More of What's New

Updated Recommendations—March 2018

This month we bring you updated recommendations for shrimp.

Introducing the Online Seafood Watch Cafe

Want the dish on your favorite fish? Order from the online Seafood Watch Cafe and Chef will personally serve it up with a side of seafood sustainability info. Choose from a diverse digital menu including wild caught seafood like tuna, swordfish and orange roughy or order a farmed species like shrimp, salmon or tilapia. This new tool is based on our Real Cost Cafe exhibit at the Monterey Bay Aquarium. All you need to get started is a tablet or PC with Chrome and high-speed access to the internet.

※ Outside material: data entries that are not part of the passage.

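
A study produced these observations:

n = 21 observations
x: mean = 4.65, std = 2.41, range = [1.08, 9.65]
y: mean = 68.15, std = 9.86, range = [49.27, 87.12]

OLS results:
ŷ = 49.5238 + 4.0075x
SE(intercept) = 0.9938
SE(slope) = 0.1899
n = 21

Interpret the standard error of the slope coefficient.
SE(β̂₁) = 0.1899 is the estimated standard deviation of the slope estimate across repeated samples; relative to β̂₁ = 4.0075 that is 4.7%, a precise estimate.

SE(β̂₁) = 0.1899 says: if we drew many samples of n = 21 from the same population and refit each time, the fitted slopes would scatter with a standard deviation of roughly 0.1899 around the true β₁.

Relative precision:
- SE / |β̂₁| = 0.1899 / 4.0075 = 4.7%
- Rule of thumb (under 20%: precise; 20% to under 50%: moderately precise; 50% or more: imprecise) → precise

Rough 95% range (±2 SE): 4.0075 ± 0.3798 → (3.6277, 4.3873).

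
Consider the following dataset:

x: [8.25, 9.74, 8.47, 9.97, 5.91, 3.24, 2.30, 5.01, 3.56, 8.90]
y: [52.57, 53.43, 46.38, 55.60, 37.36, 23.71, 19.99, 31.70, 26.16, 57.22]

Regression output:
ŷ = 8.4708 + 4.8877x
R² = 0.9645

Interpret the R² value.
R² = 0.9645 means 96.45% of the variation in y is explained by the linear relationship with x. This indicates a strong fit.

R² = 1 − SS_res/SS_tot compares the residual scatter to the total scatter of y about its mean.

Here R² = 0.9645:
- Explained: 96.45% of the variation in y
- Unexplained (residual): 100% − 96.45% = 3.55%
- Rule of thumb (below 0.3 weak; 0.3 to below 0.7 moderate; 0.7 and above strong) → strong

Calculation: R² = 1 − (SS_res / SS_tot), where SS_res is the sum of squared residuals and SS_tot the total sum of squares.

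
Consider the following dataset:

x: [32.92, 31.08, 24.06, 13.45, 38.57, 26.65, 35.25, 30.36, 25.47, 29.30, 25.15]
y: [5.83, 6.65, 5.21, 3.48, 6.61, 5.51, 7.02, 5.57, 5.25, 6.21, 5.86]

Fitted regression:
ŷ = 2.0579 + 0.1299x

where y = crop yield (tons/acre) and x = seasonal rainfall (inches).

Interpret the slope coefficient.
For each additional inch of rainfall, predicted crop yield increases by approximately 0.1299 tons/acre.

The slope coefficient β₁ = 0.1299 represents the marginal effect of rainfall on crop yield.

Interpretation:
- Rainfall up by 1 inch → predicted crop yield increases by 0.1299 tons/acre
- The effect is assumed constant over the observed range of x (linearity)
- The sign (+) gives the direction; the magnitude 0.1299 gives the size of the effect per inch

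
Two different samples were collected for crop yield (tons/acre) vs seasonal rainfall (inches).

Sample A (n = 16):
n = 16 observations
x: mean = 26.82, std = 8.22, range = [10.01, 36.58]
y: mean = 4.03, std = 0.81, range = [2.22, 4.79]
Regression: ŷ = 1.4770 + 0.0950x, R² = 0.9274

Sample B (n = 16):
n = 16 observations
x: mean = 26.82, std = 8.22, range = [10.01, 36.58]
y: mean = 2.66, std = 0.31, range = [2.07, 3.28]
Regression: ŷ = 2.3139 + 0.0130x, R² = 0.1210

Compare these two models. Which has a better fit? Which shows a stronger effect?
Model A has the better fit (R² = 0.9274 vs 0.1210). Model A shows the stronger effect (|β₁| = 0.0950 vs 0.0130).

Model Comparison:

Fit — compare R²:
- Model A: R² = 0.9274 → 92.74% of variance in crop yield explained
- Model B: R² = 0.1210 → 12.10% of variance in crop yield explained
- 0.9274 > 0.1210 → Model A has the better fit

Which has the larger per-inch effect? (|β₁|)
- Model A: β₁ = 0.0950 → predicted crop yield rises 0.0950 tons/acre per additional inch of rainfall
- Model B: β₁ = 0.0130 → predicted crop yield rises 0.0130 tons/acre per additional inch of rainfall
- |0.0950| > |0.0130| → Model A shows the stronger marginal effect

Notes:
- The two samples could reflect different populations, time periods, or measurement quality.
- A better fit (higher R²) doesn't necessarily mean a more important relationship.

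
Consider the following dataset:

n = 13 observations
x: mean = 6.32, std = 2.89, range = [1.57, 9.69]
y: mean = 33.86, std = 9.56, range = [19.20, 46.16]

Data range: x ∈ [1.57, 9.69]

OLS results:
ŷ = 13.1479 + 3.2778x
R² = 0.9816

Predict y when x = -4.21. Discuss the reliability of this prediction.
The equation gives ŷ = -0.6516; however x = -4.21 is 5.78 units below the observed range, so this extrapolated value should not be trusted.

Prediction calculation:
ŷ = 13.1479 + 3.2778 × (-4.21)
ŷ = -0.6516

Reliability:
- Data range: x ∈ [1.57, 9.69]
- Prediction point: x = -4.21 is 5.78 units below the observed range → this is EXTRAPOLATION, not interpolation

Why that matters here:
- Real relationships often flatten, saturate, or turn nonlinear at extremes
- The standard error of prediction grows with (x − x̄)², and x = -4.21 is far from x̄ = 6.32

The R² = 0.9816 only validates the fit within [1.57, 9.69]; treat ŷ = -0.6516 with caution.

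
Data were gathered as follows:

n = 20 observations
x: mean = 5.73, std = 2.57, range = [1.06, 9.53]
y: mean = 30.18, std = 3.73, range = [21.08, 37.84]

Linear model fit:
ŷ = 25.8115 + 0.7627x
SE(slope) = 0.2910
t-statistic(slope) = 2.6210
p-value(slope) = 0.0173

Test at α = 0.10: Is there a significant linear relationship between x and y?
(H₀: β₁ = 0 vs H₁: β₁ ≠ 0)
Since p-value = 0.0173 < α = 0.10, reject H₀ — the slope is significantly different from 0.

Hypothesis test for the slope coefficient:

H₀: β₁ = 0 (no linear relationship)
H₁: β₁ ≠ 0 (linear relationship exists)

Test statistic: t = β̂₁ / SE(β̂₁) = 0.7627 / 0.2910 = 2.6210

The p-value (0.0173) is the probability, under H₀, of a t-statistic at least as extreme as |t| = 2.6210 (two-sided, df = n − 2 = 18).

Decision rule: reject H₀ if p-value < α.
p-value = 0.0173 < α = 0.10 → reject H₀.

There is sufficient evidence at the 10% significance level to conclude that a linear relationship exists between x and y.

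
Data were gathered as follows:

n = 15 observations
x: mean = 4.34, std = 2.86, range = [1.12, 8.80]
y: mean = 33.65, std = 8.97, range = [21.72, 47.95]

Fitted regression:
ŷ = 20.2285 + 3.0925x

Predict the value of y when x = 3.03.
ŷ = 29.5988

To predict y for x = 3.03, substitute into the regression equation:

ŷ = 20.2285 + 3.0925 × 3.03
ŷ = 20.2285 + 9.3703
ŷ = 29.5988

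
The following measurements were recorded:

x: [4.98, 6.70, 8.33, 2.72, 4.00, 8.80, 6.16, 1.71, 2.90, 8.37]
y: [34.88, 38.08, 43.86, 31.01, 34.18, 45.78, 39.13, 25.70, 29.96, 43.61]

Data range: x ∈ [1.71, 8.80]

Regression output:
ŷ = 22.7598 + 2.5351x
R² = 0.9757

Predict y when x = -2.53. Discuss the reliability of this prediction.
The equation gives ŷ = 16.3460; however x = -2.53 is 4.24 units below the observed range, so this extrapolated value should not be trusted.

Prediction calculation:
ŷ = 22.7598 + 2.5351 × (-2.53)
ŷ = 16.3460

Reliability:
- Data range: x ∈ [1.71, 8.80]
- Prediction point: x = -2.53 is 4.24 units below the observed range → this is EXTRAPOLATION, not interpolation

Why that matters here:
- R² describes fit only over the sampled x values; it says nothing about behaviour beyond them
- The linear relationship may not hold outside the observed range
- The standard error of prediction grows with (x − x̄)², and x = -2.53 is far from x̄ = 5.47

Report the number if required, but flag clearly that it is an extrapolation.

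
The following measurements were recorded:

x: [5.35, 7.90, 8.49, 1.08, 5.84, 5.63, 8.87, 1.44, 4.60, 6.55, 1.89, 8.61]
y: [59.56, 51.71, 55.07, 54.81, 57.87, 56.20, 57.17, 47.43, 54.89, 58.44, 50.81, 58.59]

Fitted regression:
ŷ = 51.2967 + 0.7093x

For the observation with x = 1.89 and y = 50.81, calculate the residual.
Residual = -1.8273

The residual is the difference between the actual value and the predicted value:

Residual = y - ŷ

Step 1: Calculate predicted value
ŷ = 51.2967 + 0.7093 × 1.89
ŷ = 52.6373

Step 2: Calculate residual
Residual = 50.81 - 52.6373
Residual = -1.8273

The residual is negative, so the observed y = 50.81 sits below the regression line (the line overestimates it by 1.8273).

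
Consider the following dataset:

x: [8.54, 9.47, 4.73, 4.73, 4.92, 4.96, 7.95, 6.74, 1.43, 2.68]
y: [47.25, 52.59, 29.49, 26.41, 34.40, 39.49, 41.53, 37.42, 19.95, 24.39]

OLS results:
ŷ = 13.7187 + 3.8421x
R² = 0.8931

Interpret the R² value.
The model explains 89.31% of the variance in y (R² = 0.8931), leaving 10.69% unexplained; the fit is strong.

The coefficient of determination R² is the fraction of the total variation in y that the fitted line accounts for.

Here R² = 0.8931:
- Explained: 89.31% of the variation in y
- Unexplained (residual): 100% − 89.31% = 10.69%
- Rule of thumb (below 0.3 weak; 0.3 to below 0.7 moderate; 0.7 and above strong) → strong

Equivalently, for simple linear regression R² = r², so |r| = √0.8931 ≈ 0.9450.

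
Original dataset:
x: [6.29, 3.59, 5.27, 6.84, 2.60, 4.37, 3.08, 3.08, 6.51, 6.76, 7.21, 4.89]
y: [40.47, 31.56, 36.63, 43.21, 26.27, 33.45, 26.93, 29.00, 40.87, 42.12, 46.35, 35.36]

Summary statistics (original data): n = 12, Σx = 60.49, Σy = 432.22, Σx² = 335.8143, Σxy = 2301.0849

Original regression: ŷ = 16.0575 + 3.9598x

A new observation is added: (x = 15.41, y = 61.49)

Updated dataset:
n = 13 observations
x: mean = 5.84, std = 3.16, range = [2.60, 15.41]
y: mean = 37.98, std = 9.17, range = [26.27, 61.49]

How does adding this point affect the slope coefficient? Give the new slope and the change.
New slope β₁ = 2.8134 versus 3.9598 before: a change of -1.1464 (-29.0%).

The new point has HIGH LEVERAGE: x = 15.41 is far from the original mean x̄ = 60.49/12 ≈ 5.04 (original range [2.60, 7.21]).

Step 1: Update the sums with the new point (n goes from 12 to 13)
Σx  = 60.49 + 15.41 = 75.90
Σy  = 432.22 + 61.49 = 493.71
Σx² = 335.8143 + 15.41² = 335.8143 + 237.4681 = 573.2824
Σxy = 2301.0849 + 15.41×61.49 = 2301.0849 + 947.5609 = 3248.6458

Step 2: Recompute the slope with b₁ = (nΣxy − ΣxΣy) / (nΣx² − (Σx)²)
Numerator   = 13×3248.6458 − 75.90×493.71 = 42232.3954 − 37472.5890 = 4759.8064
Denominator = 13×573.2824 − 75.90² = 7452.6712 − 5760.8100 = 1691.8612
b₁(new) = 4759.8064 / 1691.8612 = 2.8134

(Same formula on the original sums: (12×2301.0849 − 60.49×432.22) / (12×335.8143 − 60.49²) = 1468.0310 / 370.7315 = 3.9598, matching the given fit.)

Step 3: Change in slope
Δβ₁ = 2.8134 − 3.9598 = -1.1464
Relative change = -1.1464 / 3.9598 × 100% = -29.0%
→ the slope decreases when the point is added.

Because the point sits below the extension of the original line at a high-leverage x, it tilts the fit down.
In practice: investigate whether it comes from the same population as the rest of the sample.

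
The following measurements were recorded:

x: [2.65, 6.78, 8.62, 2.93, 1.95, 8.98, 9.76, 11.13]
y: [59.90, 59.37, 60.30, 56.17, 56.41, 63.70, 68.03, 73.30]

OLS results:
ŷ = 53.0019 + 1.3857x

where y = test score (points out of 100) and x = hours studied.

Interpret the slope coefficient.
For each additional hour of study time, predicted test score increases by approximately 1.3857 points.

The slope coefficient β₁ = 1.3857 represents the marginal effect of study time on test score.

Interpretation:
- Study time up by 1 hour → predicted test score increases by 1.3857 points
- This is a linear approximation: the same per-unit change is assumed across the whole observed x range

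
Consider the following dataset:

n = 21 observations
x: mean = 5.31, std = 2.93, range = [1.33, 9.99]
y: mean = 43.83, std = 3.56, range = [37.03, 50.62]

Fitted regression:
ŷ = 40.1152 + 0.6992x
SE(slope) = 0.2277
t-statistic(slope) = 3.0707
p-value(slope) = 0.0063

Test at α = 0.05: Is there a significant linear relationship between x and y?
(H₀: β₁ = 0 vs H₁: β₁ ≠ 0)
Since p-value = 0.0063 < α = 0.05, reject H₀ — the slope is significantly different from 0.

Hypothesis test for the slope coefficient:

H₀: β₁ = 0 (no linear relationship)
H₁: β₁ ≠ 0 (linear relationship exists)

Test statistic: t = β̂₁ / SE(β̂₁) = 0.6992 / 0.2277 = 3.0707

With df = 19, the two-sided p-value for |t| = 3.0707 is 0.0063.

Decision rule: reject H₀ if p-value < α.
p-value = 0.0063 < α = 0.05 → reject H₀.

There is sufficient evidence at the 5% significance level to conclude that a linear relationship exists between x and y.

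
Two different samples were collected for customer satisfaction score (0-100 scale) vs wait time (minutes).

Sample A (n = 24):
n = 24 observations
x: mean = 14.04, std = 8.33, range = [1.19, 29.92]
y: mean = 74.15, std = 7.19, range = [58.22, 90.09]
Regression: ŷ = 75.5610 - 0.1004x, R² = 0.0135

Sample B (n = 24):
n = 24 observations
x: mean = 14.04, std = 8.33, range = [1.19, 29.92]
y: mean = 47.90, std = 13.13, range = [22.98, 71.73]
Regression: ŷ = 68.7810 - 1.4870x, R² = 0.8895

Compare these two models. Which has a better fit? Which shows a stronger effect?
Model B has the better fit (R² = 0.8895 vs 0.0135). Model B shows the stronger effect (|β₁| = 1.4870 vs 0.1004).

Model Comparison:

Goodness of fit (R²):
- Model A: R² = 0.0135 → 1.35% of variance in satisfaction score explained
- Model B: R² = 0.8895 → 88.95% of variance in satisfaction score explained
- 0.8895 > 0.0135 → Model B has the better fit

Which has the larger per-minute effect? (|β₁|)
- Model A: β₁ = -0.1004 → predicted satisfaction score falls 0.1004 points per additional minute of wait time
- Model B: β₁ = -1.4870 → predicted satisfaction score falls 1.4870 points per additional minute of wait time
- |-0.1004| < |-1.4870| → Model B shows the stronger marginal effect

Notes:
- The two samples could reflect different populations, time periods, or measurement quality.
- R² measures how tightly points cluster around the line; β₁ measures how steep the line is — they answer different questions.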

Norpac Fisheries Export Shows Leadership in Sustainable Seafood

Our newest Seafood Watch Industry Collaborator, Norpac Fisheries Export, catches, processes, sells and delivers high quality seafood while modeling best practices for sustainability. This seafood supplier with offices in Honolulu and Seattle traces every fish from vessel to vendor, and provides this data back to fishery scientists and managers. It's also implemented industry-leading technologies to reduce packaging, improve vessel efficiency and reduce carbon in the supply chain.

2018 New Consumer Guides Now Available

Our classic, pocket-sized guides have been updated with our latest recommendations for January through June 2018 and are now available! Pick up a new consumer guide when visiting the Monterey Bay Aquarium or any one of our Seafood Watch conservation partners, or download a new guide online so you can keep recommendations handy—and make better choices for a healthy ocean.

New and Updated Recommendations—January 2018

This month we bring you updated recommendations for swordfish and tuna and new recommendations for crab.

Chef Kyle Bailey Serves up Local, Sustainable and Delicious Seafood

Kyle Bailey has helmed kitchens from luxury resorts in the Caribbean to great restaurants on the East Coast. His latest spot is The Salt Line in Washington, D.C., where he puts his knowledge of local and sustainable food on the menu with inventive seafood dishes like "coddies," "stuffies" and seafood charcuterie. Chef Kyle pays careful attention to sourcing and seasonality to create a diverse menu of mouth-watering, ocean-friendly dishes.

Chefs Push for Sustainable Seafood in Washington, D.C.

This June, three Blue Ribbon Task Force chefs spoke to more than 25 members of Congress about the importance of sustainable seafood to the restaurant industry. Chefs Susan Feniger, Sheila Lucero and Steve Phelps advocated for strong, science-based policies to keep U.S. fisheries among the most sustainable in the world.

Seafood Watch is Helping Shrimp Farmers in Southeast Asia

Seafood Watch recently worked with businesses, governments and non-governmental organizations throughout Southeast Asia to develop the Southeast Asia Shrimp Aquaculture Improvement Protocol, known as SEASAIP. It helps shrimp farmers improve their practices in order to achieve the "Good Alternative" or "Best Choice" recommendation levels. We're now working with the Asian Seafood Improvement Collaborative (ASIC) to implement these SEASAIP standards, with the goal of improving shrimp aquaculture practices that will give better-performing farmers access to the North American marketplace.

Chef Rick Moonen on the Importance of Sustainable Seafood

Rick Moonen, celebrity chef and a member of our Blue Ribbon Task Force, talks about his commitment to serving sustainable seafood and why it matters for the ocean. Chef Rick and the entire culinary community play an important role in the sustainable seafood movement, pushing producers for quality, environmentally friendly products while working to spread awareness to customers, colleagues and policymakers.

Download Our Seafood Watch App

The Seafood Watch app makes it easier than ever to get the latest recommendations for seafood and sushi, learn more about the seafood you eat, and locate or share businesses that serve sustainable seafood. The app is available for iOS and Android devices.

Seafood Watch Addresses Human Rights in the Seafood Industry

At Seafood Watch, we're aware that human rights abuses are occurring in supply chains around the world, including the seafood industry. Although our scientific assessments don't incorporate social issues, we feel it's important to acknowledge these abuses. We've put together a list of nonprofit organizations working on these issues so that you as consumers can learn about their work and find information to help you make sustainable seafood choices that are right for you.